Bioinformatics. 2021 Nov 18;37(22):4243-4245. doi: 10.1093/bioinformatics/btab396.
As more population genetics datasets and population-specific references become available, the task of translating ('lifting') read alignments from one reference coordinate system to another is becoming more common. Existing tools generally require a chain file, whereas VCF files are the more common way to represent variation.

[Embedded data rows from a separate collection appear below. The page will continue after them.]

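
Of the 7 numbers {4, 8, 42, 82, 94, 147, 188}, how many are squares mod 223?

(4/223) = +1 → QR.
(8/223) = +1 → QR.
(42/223) = -1 → non-residue.
(82/223) = +1 → QR.
(94/223) = +1 → QR.
(147/223) = -1 → non-residue.
(188/223) = +1 → QR.
Total quadratic residues among the 7: 5.

5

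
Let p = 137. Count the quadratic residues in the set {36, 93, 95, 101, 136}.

(36/137) = +1 → QR.
(93/137) = +1 → QR.
(95/137) = -1 → non-residue.
(101/137) = +1 → QR.
(136/137) = +1 → QR.
Total quadratic residues among the 5: 4.

4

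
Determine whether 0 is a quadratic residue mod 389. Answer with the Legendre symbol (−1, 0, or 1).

0

Top reduces to 0: gcd > 1, so the symbol is 0.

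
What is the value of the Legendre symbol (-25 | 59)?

-1

First reduce: -25 ≡ 34 (mod 59).
Pull out 2: since 59 ≡ 3 (mod 8), (2/59) = -1.
Reciprocity: 17 ≡ 1 and 59 ≡ 3 (mod 4), so (17/59) = +(59/17).
Reduce top mod 17: now compute (8/17).
Pull out 2^3: since 17 ≡ 1 (mod 8), (2/17) = +1, so (2/17)^3 = +1.
Reached (1/17) = 1. Collecting the sign flips along the way, the symbol is -1.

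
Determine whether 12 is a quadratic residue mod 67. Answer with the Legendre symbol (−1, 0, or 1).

-1

Pull out 2^2: since 67 ≡ 3 (mod 8), (2/67) = -1, so (2/67)^2 = +1.
Reciprocity: 3 ≡ 3 and 67 ≡ 3 (mod 4), so (3/67) = −(67/3).
Reduce top mod 3: now compute (1/3).
Reached (1/3) = 1. Collecting the sign flips along the way, the symbol is -1.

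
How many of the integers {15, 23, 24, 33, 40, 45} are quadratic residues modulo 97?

2

(15/97) = -1 → non-residue.
(23/97) = -1 → non-residue.
(24/97) = +1 → QR.
(33/97) = +1 → QR.
(40/97) = -1 → non-residue.
(45/97) = -1 → non-residue.
Total quadratic residues among the 6: 2.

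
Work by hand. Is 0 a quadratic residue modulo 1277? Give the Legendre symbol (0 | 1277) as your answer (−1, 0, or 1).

0

Top reduces to 0: gcd > 1, so the symbol is 0.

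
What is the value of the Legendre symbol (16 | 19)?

1

Euler's criterion: (16/19) ≡ 16^9 (mod 19).
16^2 ≡ 9 (mod 19)
16^4 ≡ 5 (mod 19)
16^8 ≡ 6 (mod 19)
16^9 = 16^(8+1) ≡ 1 (mod 19).
Result is 1, so (16/19) = 1.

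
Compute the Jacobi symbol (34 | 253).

Pull out 2: since 253 ≡ 5 (mod 8), (2/253) = -1.
Reciprocity: 17 ≡ 1 and 253 ≡ 1 (mod 4), so (17/253) = +(253/17).
Reduce top mod 17: now compute (15/17).
Reciprocity: 15 ≡ 3 and 17 ≡ 1 (mod 4), so (15/17) = +(17/15).
Reduce top mod 15: now compute (2/15).
Pull out 2: since 15 ≡ 7 (mod 8), (2/15) = +1.
Reached (1/15) = 1. Collecting the sign flips along the way, the symbol is -1.

-1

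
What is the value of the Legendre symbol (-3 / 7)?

Euler's criterion: (-3/7) ≡ 4^3 (mod 7).
4^2 ≡ 2 (mod 7)
4^3 = 4^(2+1) ≡ 1 (mod 7).
Result is 1, so (-3/7) = 1.

1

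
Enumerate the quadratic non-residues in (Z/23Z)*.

5, 7, 10, 11, 14, 15, 17, 19, 20, 21, 22

Square k = 1,…,11 (k and 23−k give the same square):
1²=1, 2²=4, 3²=9, 4²=16, 5²≡2, 6²≡13, 7²≡3, 8²≡18, 9²≡12, 10²≡8, 11²≡6 (mod 23).
The residues are {1, 2, 3, 4, 6, 8, 9, 12, 13, 16, 18}; the non-residues are the remaining 11 nonzero classes.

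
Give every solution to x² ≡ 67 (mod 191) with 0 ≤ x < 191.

Since 191 ≡ 3 (mod 4), a square root of 67 is 67^((191+1)/4) = 67^48 mod 191.
Repeated squaring: 67^2≡96, 67^4≡48, 67^8≡12, 67^16≡144, 67^32≡108 (mod 191).
67^48 = 67^(32+16) ≡ 81 (mod 191).
Check: 81² = 6561 ≡ 67 (mod 191). The two roots are 81 and 110.

81, 110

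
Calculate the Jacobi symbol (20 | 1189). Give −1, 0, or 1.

Pull out 2^2: since 1189 ≡ 5 (mod 8), (2/1189) = -1, so (2/1189)^2 = +1.
Reciprocity: 5 ≡ 1 and 1189 ≡ 1 (mod 4), so (5/1189) = +(1189/5).
Reduce top mod 5: now compute (4/5).
Pull out 2^2: since 5 ≡ 5 (mod 8), (2/5) = -1, so (2/5)^2 = +1.
Reached (1/5) = 1. Collecting the sign flips along the way, the symbol is +1.

1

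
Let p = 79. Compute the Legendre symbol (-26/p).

-1

First reduce: -26 ≡ 53 (mod 79).
Reciprocity: 53 ≡ 1 and 79 ≡ 3 (mod 4), so (53/79) = +(79/53).
Reduce top mod 53: now compute (26/53).
Pull out 2: since 53 ≡ 5 (mod 8), (2/53) = -1.
Reciprocity: 13 ≡ 1 and 53 ≡ 1 (mod 4), so (13/53) = +(53/13).
Reduce top mod 13: now compute (1/13).
Reached (1/13) = 1. Collecting the sign flips along the way, the symbol is -1.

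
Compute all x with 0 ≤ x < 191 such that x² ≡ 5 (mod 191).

14, 177

Since 191 ≡ 3 (mod 4), a square root of 5 is 5^((191+1)/4) = 5^48 mod 191.
Repeated squaring: 5^2≡25, 5^4≡52, 5^8≡30, 5^16≡136, 5^32≡160 (mod 191).
5^48 = 5^(32+16) ≡ 177 (mod 191).
Check: 177² = 31329 ≡ 5 (mod 191). The two roots are 14 and 177.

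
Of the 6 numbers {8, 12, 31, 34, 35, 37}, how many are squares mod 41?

3

(8/41) = +1 → QR.
(12/41) = -1 → non-residue.
(31/41) = +1 → QR.
(34/41) = -1 → non-residue.
(35/41) = -1 → non-residue.
(37/41) = +1 → QR.
Total quadratic residues among the 6: 3.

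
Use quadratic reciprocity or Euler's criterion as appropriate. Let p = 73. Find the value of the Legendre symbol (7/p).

-1

Euler's criterion: (7/73) ≡ 7^36 (mod 73).
7^2 ≡ 49 (mod 73)
7^4 ≡ 65 (mod 73)
7^8 ≡ 64 (mod 73)
7^16 ≡ 8 (mod 73)
7^32 ≡ 64 (mod 73)
7^36 = 7^(32+4) ≡ 72 (mod 73).
Result is 72 ≡ −1, so (7/73) = −1.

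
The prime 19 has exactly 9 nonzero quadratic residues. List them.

1,4,5,6,7,9,11,16,17

Square k = 1,…,9 (k and 19−k give the same square):
1²=1, 2²=4, 3²=9, 4²=16, 5²≡6, 6²≡17, 7²≡11, 8²≡7, 9²≡5 (mod 19).
So the quadratic residues mod 19 are {1, 4, 5, 6, 7, 9, 11, 16, 17}.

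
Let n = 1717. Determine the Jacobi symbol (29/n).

Reciprocity: 29 ≡ 1 and 1717 ≡ 1 (mod 4), so (29/1717) = +(1717/29).
Reduce top mod 29: now compute (6/29).
Pull out 2: since 29 ≡ 5 (mod 8), (2/29) = -1.
Reciprocity: 3 ≡ 3 and 29 ≡ 1 (mod 4), so (3/29) = +(29/3).
Reduce top mod 3: now compute (2/3).
Pull out 2: since 3 ≡ 3 (mod 8), (2/3) = -1.
Reached (1/3) = 1. Collecting the sign flips along the way, the symbol is +1.

1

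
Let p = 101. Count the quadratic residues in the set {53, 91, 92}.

1

(53/101) = -1 → non-residue.
(91/101) = -1 → non-residue.
(92/101) = +1 → QR.
Total quadratic residues among the 3: 1.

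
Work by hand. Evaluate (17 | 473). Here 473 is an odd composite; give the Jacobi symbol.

-1

Reciprocity: 17 ≡ 1 and 473 ≡ 1 (mod 4), so (17/473) = +(473/17).
Reduce top mod 17: now compute (14/17).
Pull out 2: since 17 ≡ 1 (mod 8), (2/17) = +1.
Reciprocity: 7 ≡ 3 and 17 ≡ 1 (mod 4), so (7/17) = +(17/7).
Reduce top mod 7: now compute (3/7).
Reciprocity: 3 ≡ 3 and 7 ≡ 3 (mod 4), so (3/7) = −(7/3).
Reduce top mod 3: now compute (1/3).
Reached (1/3) = 1. Collecting the sign flips along the way, the symbol is -1.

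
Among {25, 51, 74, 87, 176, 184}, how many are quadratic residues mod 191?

3

(25/191) = +1 → QR.
(51/191) = +1 → QR.
(74/191) = -1 → non-residue.
(87/191) = -1 → non-residue.
(176/191) = -1 → non-residue.
(184/191) = +1 → QR.
Total quadratic residues among the 6: 3.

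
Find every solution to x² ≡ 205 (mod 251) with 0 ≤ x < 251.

74, 177

Since 251 ≡ 3 (mod 4), a square root of 205 is 205^((251+1)/4) = 205^63 mod 251.
Repeated squaring: 205^2≡108, 205^4≡118, 205^8≡119, 205^16≡105, 205^32≡232 (mod 251).
205^63 = 205^(32+16+8+4+2+1) ≡ 74 (mod 251).
Check: 74² = 5476 ≡ 205 (mod 251). The two roots are 74 and 177.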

Existing tools also do not make effective use of threads, creating a post-alignment bottleneck.
LevioSAM is a tool for lifting SAM/BAM alignments from one reference to another using a VCF file containing population variants. LevioSAM uses succinct data structures and scales efficiently to many threads. When run downstream of a read aligner, levioSAM is more than 7 times faster than an aligner when both are run with 16 threads.
Software Package: https://github.com/alshai/levioSAM, Experiments: https://github.com/langmead-lab/levioSAM-experiments.
Supplementary data are available at Bioinformatics online.
随着越来越多的群体遗传学数据集和特定于群体的参考资料的出现,将读取比对从一个参考坐标系转换到另一个参考坐标系的任务变得越来越普遍。现有的工具通常需要一个链文件,而 VCF 文件则是表示变异的更常见的方式。现有的工具也没有有效地利用线程,从而在对齐后形成瓶颈。
LevioSAM 是一种使用包含群体变异的 VCF 文件将 SAM/BAM 比对从一个参考系转换到另一个参考系的工具。LevioSAM 使用简洁的数据结构,并能有效地扩展到多个线程。在下游的读取对齐器运行时,当两者都使用 16 个线程运行时,LevioSAM 比对齐器快 7 倍以上。
软件包:https://github.com/alshai/levioSAM,实验:https://github.com/langmead-lab/levioSAM-experiments。
补充数据可在 Bioinformatics 在线获取。